The industry has enjoyed an incredible combination of huge volumes and high prices for so long partly due to the unique dynamics of China’s modern marriage market – men looking to marry were expected to own property, preferably debt-free.
The man’s parents and grandparents tended to pitch in, often exhausting their savings. The prospective bride’s family, free of financial pressure, would often push for purchase regardless of the price. Debt was sometimes used to plug the cash shortfall, borrowed under the names of the groom’s parents. Such demand has been a pillar of the property market.

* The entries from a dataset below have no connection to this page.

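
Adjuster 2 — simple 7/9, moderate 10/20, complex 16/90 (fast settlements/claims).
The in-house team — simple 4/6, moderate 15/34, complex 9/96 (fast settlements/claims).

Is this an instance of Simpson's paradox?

No

Simple: Adjuster 2 7/9 = 77.8%, the in-house team 4/6 = 66.7% → Adjuster 2
Moderate: Adjuster 2 10/20 = 50.0%, the in-house team 15/34 = 44.1% → Adjuster 2
Complex: Adjuster 2 16/90 = 17.8%, the in-house team 9/96 = 9.4% → Adjuster 2
Overall: Adjuster 2 33/119 = 27.7%, the in-house team 28/136 = 20.6% → Adjuster 2
Adjuster 2 wins overall and in every claim group — no reversal.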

But marriages plunged to a record low of 7.6 million last year, roughly half of the peak of 13.5 million in 2013. That year, 1.3 billion square metres of new residential properties – roughly 13 million flats – were sold, household debt was low at 16.6 trillion yuan (US$2.4 trillion), and grandparents were rich in savings. By last year, household debt had ballooned to 71.1 trillion yuan, over 140 per cent of disposable household income, and the grandparents had been bled dry.
In China, grooms historically bear the financial burden of the wedding and the matrimonial home. This is tied to the all-importance of the family name and the expectation that men carry it on at any cost. Chinese society has emphasised the importance of the family name for thousands of years; emperors used to bestow the imperial family name on their subjects as a reward, making it all the more precious.